CONSIDERAÇÕES FINAIS: com a carteira PC/MLTE/IFR da ANAC você já pode finalmente trabalhar no Brasil como piloto em aeronaves de matrícula brasileira (nas de matrícula americana você já podia antes de convalidar), em especial aviões bimotores leves (leia-se Senecas e Barons), já que ainda não está claro pra mim – me ajuda, Raul – se o PLA teórico é requerimento ou não pra Tipo (nos EUA, como sabemos, não é). Já para ter o “mínimo Azul”, além da prova teórica de PLA, você ainda vai precisar fazer o ICAO test aqui no Brasil. Isso porquê a ANAC emite sua carteira, baseada numa carteira FAA (onde se lê “ENGLISH PROFICIENT”) com um enorme  “ENGLISH NOT COMPLIANT ANNEX 1″ bem acima de “validação da licença tal – USA”. A ANAC certamente não leu o Anexo I, já que este texto específico da ICAO dá conta de que todas as licenças FAA são equivalentes a ICAO 4. A quem interessar possa, a prova do ICAO é muito tranquila, até prazerosa de fazer pra quem há tempos não gastava o idioma de Shakespeare num check da FAA – onde uma prova oral de 1h30 é algo comum. As centenas de reais que vão sair do seu bolso combalido servirão, ao menos, para se tentar aumentar o ICAO 4 que o mundo todo reconhece, menos o Brasil.

Com relação a quanto demora pra convalidar no total, eu levei 5 meses porque estava trabalhando por escala e não foi fácil conciliar com a escala da escola em que voei aqui, mas a partir do momento que você está com a carteira na mão, é possível resolver tudo em um par de meses.

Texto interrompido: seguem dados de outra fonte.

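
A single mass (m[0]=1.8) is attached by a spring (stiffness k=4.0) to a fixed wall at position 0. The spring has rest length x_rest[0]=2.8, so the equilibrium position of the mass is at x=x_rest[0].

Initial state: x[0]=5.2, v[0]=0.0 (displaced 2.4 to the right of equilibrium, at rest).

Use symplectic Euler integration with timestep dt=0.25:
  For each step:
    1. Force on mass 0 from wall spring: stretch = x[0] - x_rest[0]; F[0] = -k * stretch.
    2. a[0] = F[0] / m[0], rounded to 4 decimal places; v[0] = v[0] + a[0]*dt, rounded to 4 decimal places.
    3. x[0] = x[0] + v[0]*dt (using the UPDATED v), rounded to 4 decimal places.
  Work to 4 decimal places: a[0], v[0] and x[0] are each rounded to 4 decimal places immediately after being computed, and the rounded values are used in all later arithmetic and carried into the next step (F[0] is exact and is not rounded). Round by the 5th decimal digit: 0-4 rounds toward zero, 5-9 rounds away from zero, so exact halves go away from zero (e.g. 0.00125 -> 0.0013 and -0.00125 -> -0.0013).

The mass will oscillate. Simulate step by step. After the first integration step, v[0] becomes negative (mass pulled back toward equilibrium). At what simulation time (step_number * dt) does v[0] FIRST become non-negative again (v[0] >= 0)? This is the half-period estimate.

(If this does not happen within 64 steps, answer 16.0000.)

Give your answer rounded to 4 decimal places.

Answer: 2.2500

Derivation:
Step 0: x=[5.2000] v=[0.0000]
Step 1: x=[4.8667] v=[-1.3333]
Step 2: x=[4.2463] v=[-2.4815]
Step 3: x=[3.4251] v=[-3.2850]
Step 4: x=[2.5170] v=[-3.6323]
Step 5: x=[1.6482] v=[-3.4751]
Step 6: x=[0.9394] v=[-2.8352]
Step 7: x=[0.4890] v=[-1.8015]
Step 8: x=[0.3596] v=[-0.5176]
Step 9: x=[0.5692] v=[0.8382]
First v>=0 after going negative at step 9, time=2.2500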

Já com respeito ao MONO, você volta dos EUA, se escolheu o PC/MLTE, com PP MONO e PC MLTE. Isso, pra FAA, significa que você pode voar um avião mono ou multimotor pra você mesmo, mas comercialmente – “compensation or hire”, apenas MLTE – pois a licença PC/Single lá é completamente diferente, com manobras e requerimentos diferentes (o que na prática torna ilegal o povo que convalida o PP lá pra trazer avião pros outros, mas isso é assunto pro Raul em outro post). Então, pra voar mono aqui ainda não sei exatamente o que precisa fazer. Até dá pra tirar a restrição ao mono aqui (minha carteira brasileira é apenas PC/MLTE/IFR), mas não sei se isso me habilitaria a receber pra voar monomotores (onde com 224 horas me sinto até mais preparado do que com as 33 horas de MLTE que tenho hoje). Estou tentando descobrir e assim que souber coloco nos comentários. E por falar em custo, o total da convalidação gira pouco abaixo de R$10 mil. Ou seja, se você quer fazer sua instrução no exterior, coloque isso na conta também. A hora do Seneca aqui custa quase o dobro de lá. E por fim, as horas.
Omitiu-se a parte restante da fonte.